August 24th, 2004 #6
The cropping on the figure is kind of bothersome. Its hard to focus on what the main point of the piece is. As you said earlier you wanted to make a cool looking chick. If that is your main focus then I would have moved her up some more and that might get rid of the odd division of the dark cloud that is dividing up the piece as well. If you are gonna redo it, just try to harmonize the colors alittle more and I think you will have a nice piece.
August 28th, 2004 #7
ya its so small so too much would overload it.. I really like it so far.. the only thing is. I would get rid of the gem on her fore head as it distract me alot from her face.. also I'd suggest a thousand spears bieng held up behind her as is she were leading a great battle.. maybe just the top of a few helmets as well. . no dragons though.. leave the sky the way it is.. it directs the eye down to the girl which is good. . .

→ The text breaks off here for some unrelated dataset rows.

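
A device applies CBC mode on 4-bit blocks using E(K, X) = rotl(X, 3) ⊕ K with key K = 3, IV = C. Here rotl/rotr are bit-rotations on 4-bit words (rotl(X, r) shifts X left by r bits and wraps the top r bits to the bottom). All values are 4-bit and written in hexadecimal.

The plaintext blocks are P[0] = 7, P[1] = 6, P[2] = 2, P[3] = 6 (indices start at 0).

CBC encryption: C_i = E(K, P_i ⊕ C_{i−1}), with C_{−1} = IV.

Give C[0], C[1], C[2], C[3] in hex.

C[0] = E, C[1] = 7, C[2] = 9, C[3] = C

C[0]: P[0] ⊕ C = B; E(K, B) = E.
C[1]: P[1] ⊕ E = 8; E(K, 8) = 7.
C[2]: P[2] ⊕ 7 = 5; E(K, 5) = 9.
C[3]: P[3] ⊕ 9 = F; E(K, F) = C.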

add some perspective to the clouds.. and maybe break up the center line in the clouds as its a big nono in the rules of composition.. .
August 31st, 2004 #8
Thanks for all the replies! I forgot I posted here... Anyways, I'm kind of a n00b with composition and even drawing in general so all the crits are greatly appreciated.
Okay...so warm colors are in the front and cool in the back? Okay...The gem distracts...ehh...I kind of scribbled it as an afterthought. I thought she should be more mystical looking or something. I love the spears in the bg idea. I'm going to go with it, for sure.
I am going to redo the picture, so i'll be sure to take all this into account. Some people have told me the demensions or the pic are dumb. The reason why I made it so tall is because I guess I started out wanting to draw a "cool chick" but then as an afterthought tried to uhh...make it seem a bit more epic. Or something. Would it help to see more of the body? Say, to the waist or something? Or, should I go for a full body pic? I've never drawn a full bodied character, so as far as anatomy goes, it will be challenging.
Anyways, next time I'm not going to let the fg sit in a dusty folder and decide to paint a bg 2 months or so later. I think that's what made the 2 not blend in style. I'll also try and plan it a bit more so as far as design it makes more sense. I think. >_> Well...im all guesswork when it comes to design, so nevermind.